Он был прав: температура опять поднялась. Пришлось повторить обтирание, которое почему-то не помогло. Нарышкин горел на медленном огне и скоро впал в беспамятство, отталкивал банку, разливал воду, бредил. Больному казалось, что он находится в харьковской квартире с какой-то посторонней женщиной, – может быть, с женой. «Уходи!» – махал он на Маргошу руками, но когда она порывалась бежать к Римме или Дмитрию Филипповичу, цеплялся на грани сознания и забытья: «Подожди… подождите, пожалуйста».
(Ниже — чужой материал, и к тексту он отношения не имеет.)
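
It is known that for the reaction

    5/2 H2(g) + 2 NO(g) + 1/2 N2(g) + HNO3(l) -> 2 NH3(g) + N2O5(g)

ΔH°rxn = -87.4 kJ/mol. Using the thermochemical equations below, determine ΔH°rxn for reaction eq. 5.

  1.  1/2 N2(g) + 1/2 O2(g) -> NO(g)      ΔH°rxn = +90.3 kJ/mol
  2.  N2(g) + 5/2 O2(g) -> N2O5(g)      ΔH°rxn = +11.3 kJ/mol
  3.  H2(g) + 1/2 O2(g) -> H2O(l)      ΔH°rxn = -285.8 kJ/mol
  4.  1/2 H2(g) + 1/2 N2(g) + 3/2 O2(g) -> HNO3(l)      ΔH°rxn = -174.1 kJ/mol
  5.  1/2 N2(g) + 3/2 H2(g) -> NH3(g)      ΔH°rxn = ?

eq. 1 reversed and × 2 (reverse to put NO(g) on the reactant side; ×2 to match 2 NO(g) in the target): (-2)·(+90.3) = -180.6 kJ/mol
eq. 2 as written (N2O5(g) already on the product side): +11.3 kJ/mol
eq. 3: not needed (H2O(l) appears nowhere else).
eq. 4 reversed (HNO3(l) must end up as a reactant): +174.1 kJ/mol
eq. 5 × 2 (scale by 2 for the 2 NH3(g)): contributes 2·x
-87.4 = (-180.6) + (+11.3) + (+174.1) + 2·x
x = (-87.4 − (+4.8)) / (2) = -46.1 kJ/mol

ΔH°rxn = -46.1 kJ/mol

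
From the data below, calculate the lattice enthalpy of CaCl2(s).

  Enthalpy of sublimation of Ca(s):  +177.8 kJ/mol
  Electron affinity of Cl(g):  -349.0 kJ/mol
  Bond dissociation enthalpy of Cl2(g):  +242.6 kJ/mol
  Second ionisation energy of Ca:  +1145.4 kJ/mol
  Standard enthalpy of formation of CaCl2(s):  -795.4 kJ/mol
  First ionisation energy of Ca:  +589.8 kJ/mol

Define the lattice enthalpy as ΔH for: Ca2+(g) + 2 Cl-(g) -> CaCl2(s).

ΔHf° = 1·ΔHsub + 1·(ΣIE) + 1·D(Cl2) + 2·EA + U
-795.4 = 1·(+177.8) + 1·(+1735.2) + 1·(+242.6) + 2·(-349.0) + U
U = -795.4 − (+1457.6) = -2253.0 kJ/mol

U = -2253.0 kJ/mol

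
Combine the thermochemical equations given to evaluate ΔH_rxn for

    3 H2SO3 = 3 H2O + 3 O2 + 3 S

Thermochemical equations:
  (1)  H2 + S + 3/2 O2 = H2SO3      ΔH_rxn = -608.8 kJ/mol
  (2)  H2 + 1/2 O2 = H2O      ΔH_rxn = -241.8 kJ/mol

(1) reversed and × 3: (-3)·(-608.8) = +1826.4 kJ/mol
(2) × 3: (3)·(-241.8) = -725.4 kJ/mol
ΔH_rxn = (+1826.4) + (-725.4) = 1101.0 kJ/mol

ΔH_rxn = 1101.0 kJ/mol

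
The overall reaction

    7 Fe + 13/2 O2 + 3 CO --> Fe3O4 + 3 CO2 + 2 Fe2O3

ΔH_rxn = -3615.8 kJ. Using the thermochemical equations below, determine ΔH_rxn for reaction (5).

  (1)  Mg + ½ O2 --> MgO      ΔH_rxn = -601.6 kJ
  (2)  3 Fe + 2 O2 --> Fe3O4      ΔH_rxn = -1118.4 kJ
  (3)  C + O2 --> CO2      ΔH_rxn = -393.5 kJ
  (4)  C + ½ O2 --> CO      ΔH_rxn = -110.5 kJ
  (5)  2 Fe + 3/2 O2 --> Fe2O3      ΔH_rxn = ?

ΔH_rxn = -824.2 kJ

(1): not needed (MgO appears nowhere else).
(2) as written (Fe3O4 already on the product side): -1118.4 kJ
(3) × 3 (×3 to match 3 CO2 in the target): (3)·(-393.5) = -1180.5 kJ
(4) reversed and × 3 (reverse to put CO on the reactant side; scale by 3 for the 3 CO): (-3)·(-110.5) = +331.5 kJ
(5) × 2 (scale by 2 for the 2 Fe2O3): contributes 2·x
-3615.8 = (-1118.4) + (-1180.5) + (+331.5) + 2·x
x = (-3615.8 − (-1967.4)) / (2) = -824.2 kJ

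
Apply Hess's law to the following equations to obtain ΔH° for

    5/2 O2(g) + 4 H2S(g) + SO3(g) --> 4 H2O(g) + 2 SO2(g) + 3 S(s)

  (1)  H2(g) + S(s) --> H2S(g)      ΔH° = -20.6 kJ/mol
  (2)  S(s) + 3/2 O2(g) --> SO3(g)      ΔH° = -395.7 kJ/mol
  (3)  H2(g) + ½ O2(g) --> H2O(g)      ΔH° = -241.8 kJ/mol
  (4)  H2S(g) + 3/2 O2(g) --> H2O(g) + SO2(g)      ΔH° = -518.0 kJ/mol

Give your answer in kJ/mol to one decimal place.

ΔH° = -1082.7 kJ/mol

(1) reversed and × 2: (-2)·(-20.6) = +41.2 kJ/mol
(2) reversed (SO3(g) must end up as a reactant): +395.7 kJ/mol
(3) × 2: (2)·(-241.8) = -483.6 kJ/mol
(4) × 2 (×2 to match 2 SO2(g) in the target): (2)·(-518.0) = -1036.0 kJ/mol
By Hess's law, ΔH° = (+41.2) + (+395.7) + (-483.6) + (-1036.0) = -1082.7 kJ/mol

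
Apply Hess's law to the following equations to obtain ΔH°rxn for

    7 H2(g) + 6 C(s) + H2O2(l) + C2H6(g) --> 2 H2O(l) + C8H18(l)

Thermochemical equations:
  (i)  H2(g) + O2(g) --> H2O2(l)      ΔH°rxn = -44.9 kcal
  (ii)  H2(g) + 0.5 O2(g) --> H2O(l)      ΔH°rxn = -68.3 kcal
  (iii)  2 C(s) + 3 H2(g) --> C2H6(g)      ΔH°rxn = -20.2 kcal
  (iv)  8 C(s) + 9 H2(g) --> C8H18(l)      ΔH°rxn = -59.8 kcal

ΔH°rxn = -131.3 kcal

(i) reversed: +44.9 kcal
(ii) × 2: (2)·(-68.3) = -136.6 kcal
(iii) reversed: +20.2 kcal
(iv) as written: -59.8 kcal
Summing the manipulated equations, ΔH°rxn = (-1)·(-44.9) + (2)·(-68.3) + (-1)·(-20.2) + (1)·(-59.8) = -131.3 kcal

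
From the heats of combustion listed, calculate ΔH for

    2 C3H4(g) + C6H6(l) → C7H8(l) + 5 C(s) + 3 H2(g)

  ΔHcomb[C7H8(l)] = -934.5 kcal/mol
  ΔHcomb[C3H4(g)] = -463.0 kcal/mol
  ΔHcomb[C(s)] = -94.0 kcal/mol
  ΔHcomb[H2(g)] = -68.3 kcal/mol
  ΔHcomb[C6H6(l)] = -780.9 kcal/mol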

В одно безумное мгновение он откинул мокрое полотенце и судорожно затрясся то ли в лихорадке, то ли – кошмар и ужас! – в агонии. Тогда Маргоша от безнадежности села на кровать, уложила голову бедняги себе на колени и принялась покачивать, как ребенка. Он внезапно затих, попил воды и погрузился в тяжелый сон. Измерять температуру не имело смысла – тело пылало.
«Третий час, сколько еще ждать?» – тосковала Маргоша, вытирая полотенечным краем пот с лица Кузьмы. Щетина на плохо бритом лице пробивалась клочками, виднелась ссадина на скуле, где дернула электробритва. Маргоше ли не знать, как дергает дурацкий «Бердск»! Не умеют наши делать простые хорошие вещи. Не до того. Ракеты в космос запускают, а бытового удобства людям – пшик.
Она подтащила подушку под голову Нарышкина. Повернувшись набок, он просунул руку под Маргошин локоть, обвил спину и схватился за поясок халата. Сложно стало уйти.
Лицо его кривилось, – плакал он, что ли, там, во сне? Под веками двигались неспокойные глазные яблоки, и светлые ресницы трепетали, как семенные волоски одуванчика на ветру. Захотелось подуть на них. Подула – не улетели… Зачем мужчине такие длинные пушистые ресницы?..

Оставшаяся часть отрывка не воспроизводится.